Step 1: Just click the "Get Form Button" in the top section of this page to open our pdf form editing tool. Here you'll find all that is necessary to fill out your file.

Step 2: This editor will let you work with almost all PDF forms in a range of ways. Change it by writing your own text, adjust what's originally in the PDF, and put in a signature - all at your convenience!

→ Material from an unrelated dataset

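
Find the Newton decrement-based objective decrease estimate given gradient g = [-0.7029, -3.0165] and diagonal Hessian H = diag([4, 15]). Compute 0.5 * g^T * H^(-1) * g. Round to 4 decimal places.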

This PDF form needs some specific information; in order to guarantee accuracy, remember to bear in mind the suggestions below:

1. The medications involves particular details to be typed in. Ensure the subsequent blank fields are filled out:

How you can fill out Illnesses stage 1

2. Once your current task is complete, take the next step – fill out all of these fields - FIRST NAME, CAP RANK, CITY, CAPID, STATE AND ZIP CODE, CIVIL AIR PATROL UNIT INFORMATION, UNIT LOCATION City and State, CAP RANK, TELEPHONE Weekdays AC NO, TELEPHONE Nights Weekends AC NO, PERSON TO NOTIFY IN CASE OF, RELATIONSHIP, TELEPHONE Weekdays AC NO, TELEPHONE Nights Weekends AC NO, and CELL PHONE with their corresponding information. Make sure to double check that everything has been entered correctly before continuing!

CELL PHONE, CIVIL AIR PATROL UNIT INFORMATION, and PERSON TO NOTIFY IN CASE OF of Illnesses

3. The third step is straightforward - fill out all of the empty fields in EMERGENCY MEDICAL DATA, PERSONAL PHYSICIAN, PHYSICIANS ADDRESS, PHONE, CITY, BLOOD TYPE, PERTINENT MEDICAL DATA Allergies, and CAP FORM DEC REVERSE in order to finish this part.

Illnesses writing process shown (stage 3)

You can potentially get it wrong while completing the EMERGENCY MEDICAL DATA, consequently make sure that you reread it before you submit it.

4. Filling in EMERGENCY MEDICAL DATA, PERSONAL PHYSICIAN, PHYSICIANS ADDRESS, PHONE, CITY, BLOOD TYPE, PERTINENT MEDICAL DATA Allergies, and CAP FORM DEC REVERSE is essential in this next form section - make certain that you don't rush and fill in each empty field!

Filling out segment 4 in Illnesses

Step 3: Soon after rereading your fields and details, click "Done" and you are done and dusted! After creating afree trial account with us, you will be able to download medications or send it through email without delay. The PDF file will also be readily available from your personal account with your every change. With FormsPal, you're able to complete forms without being concerned about information breaches or records being shared. Our protected software makes sure that your personal data is stored safely.